More than one of us here has been bitten by that bug
To clarify, if you lose your license, you can no longer save in Xojo Project or Xojo XML format (both text based formats).
Unfortunately, Xojo will let you open a Text or XML project and work on it, and when you go to Save it, you get prompted to save as a new Binary file, and at that point you are kind of screwed, as any editing changes you made will be lost.
@Jay_Menna : I don’t think you will accidentally wipe out your existing Text based files, is that what you are suggesting? In my experience the only risk is losing your edits since you opened the project.
I really wish Xojo had a better error message, something like this:
Warning: you are opening a Text-based project and your license doesn't support saving in Text based format. Either [Fix my license] or [Open in Read-only mode]
Edit to add: I don’t think this is specific to Git, it affects any Xojo developers using Text or XML based projects (which often used with Git, but may be used with Svn, Cornerstone/Svn, etc.)

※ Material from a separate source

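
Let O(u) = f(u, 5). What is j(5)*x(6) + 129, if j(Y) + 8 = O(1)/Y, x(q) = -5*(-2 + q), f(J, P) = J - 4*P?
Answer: 365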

Right, I do understand all of that, but, a Xojo project file - from my direct experience - is a file that github does not show you the code for, and has to be edited in Xojo… how does a whole team collaborate that way? I would imagine that multiple people working on different segments of the app file would result in each person’s file having different code. How would a branch pull work then? That is what I am trying to figure out.